2025 Fluid handling public companies Public market Pumps, flow control, fluid handling Pumps & Systems cited PitchBook data showing global EV/EBITDA multiples around 9.0x, down from the 2021 peak but near long-term averages.

Practical lower-middle-market multiple guidance

Business Type Likely Private-Market EBITDA Multiple Range
Commodity fabrication, low differentiation, project-based revenue 4.5x–6.5x
Regional distributor/service provider with municipal customers 5.5x–8.0x
Pump, valve, equipment repair with recurring service and installed base 6.5x–9.0x
Proprietary engineered products with approvals and aftermarket revenue 8.0x–11.0x+
PFAS, advanced treatment, testing, smart water, software-enabled monitoring 9.0x–14.0x+, potentially higher for scale or recurring revenue
Platform-quality water infrastructure services with strong compliance profile 8.0x–12.0x+

 

8. Strategic Takeaway for Lower-Middle-Market Manufacturers

The U.S. water/wastewater market is entering a long replacement cycle. The most compelling acquisition targets will be companies that help utilities and industrial users solve one or more of the following problems: aging buried infrastructure, lead service line replacement, PFAS compliance, wastewater capacity, stormwater resilience, water reuse, leak reduction, energy efficiency, labor shortages, and real-time monitoring.

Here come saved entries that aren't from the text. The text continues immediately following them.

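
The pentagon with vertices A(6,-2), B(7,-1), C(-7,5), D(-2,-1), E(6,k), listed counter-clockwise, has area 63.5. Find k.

Write out the shoelace sum; only the two edges meeting at E involve k:
2·Area = [((-2)·k − 6·(-1)) + (6·(-2) − 6·k)] + 53
       = -8·k + 47 = 127
⇒ k = -10.

-10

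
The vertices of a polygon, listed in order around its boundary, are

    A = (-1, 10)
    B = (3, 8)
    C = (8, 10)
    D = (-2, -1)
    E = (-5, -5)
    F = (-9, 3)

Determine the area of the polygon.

101

Apply the shoelace (surveyor's) formula: 2A = Σ (x_i·y_{i+1} − x_{i+1}·y_i), indices taken mod 6.
Σ = (-38) + (-34) + (12) + (5) + (-60) + (-87) = -202
Area = |Σ|/2 = 101.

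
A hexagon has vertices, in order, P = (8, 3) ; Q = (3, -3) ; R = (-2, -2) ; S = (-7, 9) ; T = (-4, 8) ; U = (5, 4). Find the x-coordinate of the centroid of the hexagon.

Apply Gauss's area formula. First the cross-terms c_i = x_i·y_{i+1} − x_{i+1}·y_i:
  -33, -12, -32, -20, -56, -17  ⇒  2A = -170, A = -85.
Then Σ (x_i + x_{i+1})·c_i = -144, so x̄ = -144 / (6·(-85)) = 24/85.

24/85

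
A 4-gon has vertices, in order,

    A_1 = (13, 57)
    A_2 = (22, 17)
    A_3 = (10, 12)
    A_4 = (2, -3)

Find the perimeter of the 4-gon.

|A_1A_2| = √((9)² + (-40)²) = √1681 = 41
|A_2A_3| = √((-12)² + (-5)²) = √169 = 13
|A_3A_4| = √((-8)² + (-15)²) = √289 = 17
|A_4A_1| = √((11)² + (60)²) = √3721 = 61
Perimeter = 41 + 13 + 17 + 61 = 132.

132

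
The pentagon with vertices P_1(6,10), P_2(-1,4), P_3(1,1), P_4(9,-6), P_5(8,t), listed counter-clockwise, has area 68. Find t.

-2

The doubled signed area Σ (x_i y_{i+1} − x_{i+1} y_i) is linear in t.
With t=0 it equals 142; the coefficient of t is 3 (from the two edges through P_5).
So 3·t + 142 = 2·68 = 136 ⇒ t = -2.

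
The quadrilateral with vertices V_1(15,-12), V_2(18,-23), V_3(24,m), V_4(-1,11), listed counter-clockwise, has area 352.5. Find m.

Write out the shoelace sum; only the two edges meeting at V_3 involve m:
2·Area = [(18·m − 24·(-23)) + (24·11 − (-1)·m)] + -282
       = 19·m + 534 = 705
⇒ m = 9.

9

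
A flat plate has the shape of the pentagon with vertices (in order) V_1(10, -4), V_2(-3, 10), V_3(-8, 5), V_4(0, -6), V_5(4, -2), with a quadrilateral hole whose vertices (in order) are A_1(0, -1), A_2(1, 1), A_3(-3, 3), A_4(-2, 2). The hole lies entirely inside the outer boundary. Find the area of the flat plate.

Outer boundary:
Apply the shoelace formula: 2A = Σ (x_i·y_{i+1} − x_{i+1}·y_i), indices taken mod 5.
Σ = (88) + (65) + (48) + (24) + (4) = 229
Area = |Σ|/2 = 114.5.
Hole:
Cross-terms: 1, 6, 0, 2  ⇒  Σ = 9
Area = |Σ|/2 = 4.5.
Net area = 114.5 − 4.5 = 110.

110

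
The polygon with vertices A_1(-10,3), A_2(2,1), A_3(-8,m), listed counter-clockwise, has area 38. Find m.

The doubled signed area Σ (x_i y_{i+1} − x_{i+1} y_i) is linear in m.
With m=0 it equals -32; the coefficient of m is 12 (from the two edges through A_3).
So 12·m + -32 = 2·38 = 76 ⇒ m = 9.

9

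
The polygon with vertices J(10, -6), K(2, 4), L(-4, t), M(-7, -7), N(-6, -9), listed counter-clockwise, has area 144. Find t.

5

The doubled signed area Σ (x_i y_{i+1} − x_{i+1} y_i) is linear in t.
With t=0 it equals 243; the coefficient of t is 9 (from the two edges through L).
So 9·t + 243 = 2·144 = 288 ⇒ t = 5.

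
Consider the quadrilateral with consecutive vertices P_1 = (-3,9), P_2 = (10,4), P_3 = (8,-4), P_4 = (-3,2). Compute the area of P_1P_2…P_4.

95.5

Apply the surveyor's formula: 2A = Σ (x_i·y_{i+1} − x_{i+1}·y_i), indices taken mod 4.
Σ = (-102) + (-72) + (4) + (-21) = -191
Area = |Σ|/2 = 95.5.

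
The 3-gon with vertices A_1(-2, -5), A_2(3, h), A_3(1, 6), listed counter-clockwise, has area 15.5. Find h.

The doubled signed area Σ (x_i y_{i+1} − x_{i+1} y_i) is linear in h.
With h=0 it equals 40; the coefficient of h is -3 (from the two edges through A_2).
So -3·h + 40 = 2·15.5 = 31 ⇒ h = 3.

3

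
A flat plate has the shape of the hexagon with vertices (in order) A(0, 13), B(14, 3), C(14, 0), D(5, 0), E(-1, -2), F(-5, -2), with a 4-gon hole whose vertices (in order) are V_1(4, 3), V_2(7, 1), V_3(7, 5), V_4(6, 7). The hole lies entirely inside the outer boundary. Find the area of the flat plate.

143.5

Outer boundary:
Cross-terms: -182, -42, 0, -10, -8, -65  ⇒  Σ = -307
Area = |Σ|/2 = 153.5.
Hole:
Apply the surveyor's formula: 2A = Σ (x_i·y_{i+1} − x_{i+1}·y_i), indices taken mod 4.
Cross-terms: -17, 28, 19, -10  ⇒  Σ = 20
Area = |Σ|/2 = 10.
Net area = 153.5 − 10 = 143.5.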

For a lower-middle-market manufacturer, the best time to explore a sale is often when the company can demonstrate that it is not merely participating in the market, but is positioned in one of the higher-priority funded niches. Buyers will pay the strongest multiples for companies with technical differentiation, municipal approvals, recurring aftermarket demand, defensible margins, and a clear role in the next decade of U.S. water infrastructure repair and replacement.